What is Data Analytics? It is the process of cleaning and processing data to gain valuable insights from it. Nowadays, this is done using software like Microsoft’s Power BI, Tableau, Python and R. Data mining is a similar term that refers to the processes used to detect and analyze patterns in data through Machine learning, Artificial intelligence and statistical methods.
Data analytics is becoming increasingly important to businesses everywhere, as it uses the raw data gained from an organization to make better business decisions. Sales data can be analyzed to see which product or service is making a loss. Product recommendations can be offered to customers based on analysis of their purchases, cart, wishlist or simply their product browsing habits. Banks can detect suspicious activity using Machine learning and send alert mails or SMS to customers so that they can take action. Social media platforms like Facebook and Whatsapp use Machine learning to detect fake news and block fake accounts, which is a major issue at the moment. Retailers can analyze their sales data and make predictions on what their sales and profitability will be, a few years from now. Logistics companies can see the top 10 affected shipments and for what reasons. Factories can use their data to make their machines and processes more efficient. Thus, data analysis is useful for companies in every sector.

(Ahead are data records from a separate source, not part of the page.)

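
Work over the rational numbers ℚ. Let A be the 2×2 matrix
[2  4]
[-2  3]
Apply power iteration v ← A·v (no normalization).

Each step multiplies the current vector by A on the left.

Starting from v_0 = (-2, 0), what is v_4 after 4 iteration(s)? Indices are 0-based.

v_4 = (368, -60)

v_0 = (-2, 0).
v_1 = A·v_0 = (-4, 4).
v_2 = A·v_1 = (8, 20).
v_3 = A·v_2 = (96, 44).
v_4 = A·v_3 = (368, -60).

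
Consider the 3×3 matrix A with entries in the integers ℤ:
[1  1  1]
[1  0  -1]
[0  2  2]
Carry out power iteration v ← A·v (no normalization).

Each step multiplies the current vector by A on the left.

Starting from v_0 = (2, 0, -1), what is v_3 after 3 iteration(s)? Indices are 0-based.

v_0 = (2, 0, -1).
v_1 = A·v_0 = (1, 3, -2).
v_2 = A·v_1 = (2, 3, 2).
v_3 = A·v_2 = (7, 0, 10).

v_3 = (7, 0, 10)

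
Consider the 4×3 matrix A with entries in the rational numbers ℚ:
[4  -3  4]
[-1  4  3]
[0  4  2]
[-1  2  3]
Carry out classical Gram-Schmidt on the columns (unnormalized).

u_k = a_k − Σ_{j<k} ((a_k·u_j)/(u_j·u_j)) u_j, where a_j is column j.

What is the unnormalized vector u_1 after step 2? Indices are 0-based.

Step 1: u_0 = a_0 = (4, -1, 0, -1).
Step 2: u_1 = a_1 − (-1)·u_0 = (1, 3, 4, 1).

u_1 = (1, 3, 4, 1)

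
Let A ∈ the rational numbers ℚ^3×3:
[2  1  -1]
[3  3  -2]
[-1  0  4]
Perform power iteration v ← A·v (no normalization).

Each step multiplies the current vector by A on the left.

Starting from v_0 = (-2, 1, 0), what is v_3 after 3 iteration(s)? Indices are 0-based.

v_3 = (-55, -121, 55)

v_0 = (-2, 1, 0).
v_1 = A·v_0 = (-3, -3, 2).
v_2 = A·v_1 = (-11, -22, 11).
v_3 = A·v_2 = (-55, -121, 55).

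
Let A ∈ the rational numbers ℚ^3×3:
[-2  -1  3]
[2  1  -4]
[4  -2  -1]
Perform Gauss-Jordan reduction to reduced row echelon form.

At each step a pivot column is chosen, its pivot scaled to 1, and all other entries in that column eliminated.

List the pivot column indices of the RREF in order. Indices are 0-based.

pivot columns: 0, 1, 2

[1] R0 /= -2  ⇒  (1, 1/2, -3/2)
     R1 -= 2·R0  ⇒  (0, 0, -1)
     R2 -= 4·R0  ⇒  (0, -4, 5)
[2] R1 <-> R2
[2] R1 /= -4  ⇒  (0, 1, -5/4)
     R0 -= 1/2·R1  ⇒  (1, 0, -7/8)
[3] R2 /= -1  ⇒  (0, 0, 1)
     R0 -= -7/8·R2  ⇒  (1, 0, 0)
     R1 -= -5/4·R2  ⇒  (0, 1, 0)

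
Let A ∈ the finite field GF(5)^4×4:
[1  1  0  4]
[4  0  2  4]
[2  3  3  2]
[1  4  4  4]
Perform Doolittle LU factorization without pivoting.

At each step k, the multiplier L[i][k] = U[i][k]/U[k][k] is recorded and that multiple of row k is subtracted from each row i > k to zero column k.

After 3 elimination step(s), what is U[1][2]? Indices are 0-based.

U[1][2] = 2

Step 1: pivot at (0,0) is 1.
  row1 ← row1 − (4)·row0  ⇒  L[1][0]=4, U row1=(0, 1, 2, 3)
  row2 ← row2 − (2)·row0  ⇒  L[2][0]=2, U row2=(0, 1, 3, 4)
  row3 ← row3 − (1)·row0  ⇒  L[3][0]=1, U row3=(0, 3, 4, 0)
Step 2: pivot at (1,1) is 1.
  row2 ← row2 − (1)·row1  ⇒  L[2][1]=1, U row2=(0, 0, 1, 1)
  row3 ← row3 − (3)·row1  ⇒  L[3][1]=3, U row3=(0, 0, 3, 1)
Step 3: pivot at (2,2) is 1.
  row3 ← row3 − (3)·row2  ⇒  L[3][2]=3, U row3=(0, 0, 0, 3)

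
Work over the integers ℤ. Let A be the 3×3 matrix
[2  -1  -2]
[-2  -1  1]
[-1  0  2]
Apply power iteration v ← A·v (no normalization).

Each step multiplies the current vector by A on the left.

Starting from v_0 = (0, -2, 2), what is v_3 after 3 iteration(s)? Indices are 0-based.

v_0 = (0, -2, 2).
v_1 = A·v_0 = (-2, 4, 4).
v_2 = A·v_1 = (-16, 4, 10).
v_3 = A·v_2 = (-56, 38, 36).

v_3 = (-56, 38, 36)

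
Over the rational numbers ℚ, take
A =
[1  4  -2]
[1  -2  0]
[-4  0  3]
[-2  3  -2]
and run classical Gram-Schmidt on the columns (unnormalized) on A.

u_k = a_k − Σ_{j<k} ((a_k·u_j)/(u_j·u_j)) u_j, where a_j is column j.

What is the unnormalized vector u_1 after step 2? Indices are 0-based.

Step 1: u_0 = a_0 = (1, 1, -4, -2).
Step 2: u_1 = a_1 − (-2/11)·u_0 = (46/11, -20/11, -8/11, 29/11).

u_1 = (46/11, -20/11, -8/11, 29/11)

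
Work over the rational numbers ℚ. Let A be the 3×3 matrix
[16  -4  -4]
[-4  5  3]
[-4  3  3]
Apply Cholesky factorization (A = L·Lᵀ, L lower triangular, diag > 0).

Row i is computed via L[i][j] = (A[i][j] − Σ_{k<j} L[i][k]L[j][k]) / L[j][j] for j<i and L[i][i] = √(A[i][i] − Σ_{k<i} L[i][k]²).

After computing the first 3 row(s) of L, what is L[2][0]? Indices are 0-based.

Step 1: L[0][0] = √(16) = 4.
  L[1][0] = (-4) / L[0][0] = -1.
Step 2: L[1][1] = √(4) = 2.
  L[2][0] = (-4) / L[0][0] = -1.
  L[2][1] = (2) / L[1][1] = 1.
Step 3: L[2][2] = √(1) = 1.

L[2][0] = -1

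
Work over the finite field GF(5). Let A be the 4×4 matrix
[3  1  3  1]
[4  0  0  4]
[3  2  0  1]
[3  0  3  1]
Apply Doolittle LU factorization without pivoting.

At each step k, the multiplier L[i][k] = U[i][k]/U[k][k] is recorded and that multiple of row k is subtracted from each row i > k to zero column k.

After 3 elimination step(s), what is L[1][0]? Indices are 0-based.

[col 0] pivot 3
  R1 -= 3*R0 → (0, 2, 1, 1)  (L[1][0] := 3)
  R2 -= 1*R0 → (0, 1, 2, 0)  (L[2][0] := 1)
  R3 -= 1*R0 → (0, 4, 0, 0)  (L[3][0] := 1)
[col 1] pivot 2
  R2 -= 3*R1 → (0, 0, 4, 2)  (L[2][1] := 3)
  R3 -= 2*R1 → (0, 0, 3, 3)  (L[3][1] := 2)
[col 2] pivot 4
  R3 -= 2*R2 → (0, 0, 0, 4)  (L[3][2] := 2)

L[1][0] = 3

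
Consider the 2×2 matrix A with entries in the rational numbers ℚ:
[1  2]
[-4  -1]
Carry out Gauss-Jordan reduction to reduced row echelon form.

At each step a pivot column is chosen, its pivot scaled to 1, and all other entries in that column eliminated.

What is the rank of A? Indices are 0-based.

rank = 2

pivot(0,0)=1: scale R0 → (1, 2)
  clear (1,0): R1 −= (-4)R0 → (0, 7)
pivot(1,1)=7: scale R1 → (0, 1)
  clear (0,1): R0 −= (2)R1 → (1, 0)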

Power BI and Tableau are used for graphic visualization of the information gleaned from data. It can be in the form of various charts like bar, line, ribbon, pie, donut, ribbon, gauge, map etc. Charts and tables are arranged in dashboards along with text and filters. A report can have several dashboards that tell a story about your data. Reports can be presented as is or uploaded to servers for online presentation. Reports can also be exported as a Powerpoint file for presentation at business meetings. They can also be embedded in client websites. Reports remain interactive in all formats except Powerpoint. This means that we can change the values of the filters and see the report update immediately. Power BI and Tableau use their own scripting languages to perform calculations and data cleansing.
R and Python are scripting languages used for building Machine learning models and for Data mining. These can be used to detect patterns in data and make predictions for the future of a company. R is now the most preferred language of choice for data science and statistics. There are courses available online that help even beginners to become well versed in Data science.
For more knowledge on Data Analytics, here are some books that you may read:
“Practical Tools for Data Warehousing and Business Intelligence” by Ralph Kimball
“Predictive Analytics: The Power To Predict Who Will Click, Buy, Lie, Or Die” by Eric Siegel
“Too Big to Ignore: The Case for Big Data” by Phil Simon
“An Introduction to Data Science” by Jeffrey M. Stanton
“Mining of Massive Datasets” by Jure Leskovec, Anand Rajaraman and Jeff Ullman
There are also many online courses in data science on learning platforms like Udemy, edX, Coursera and Edureka.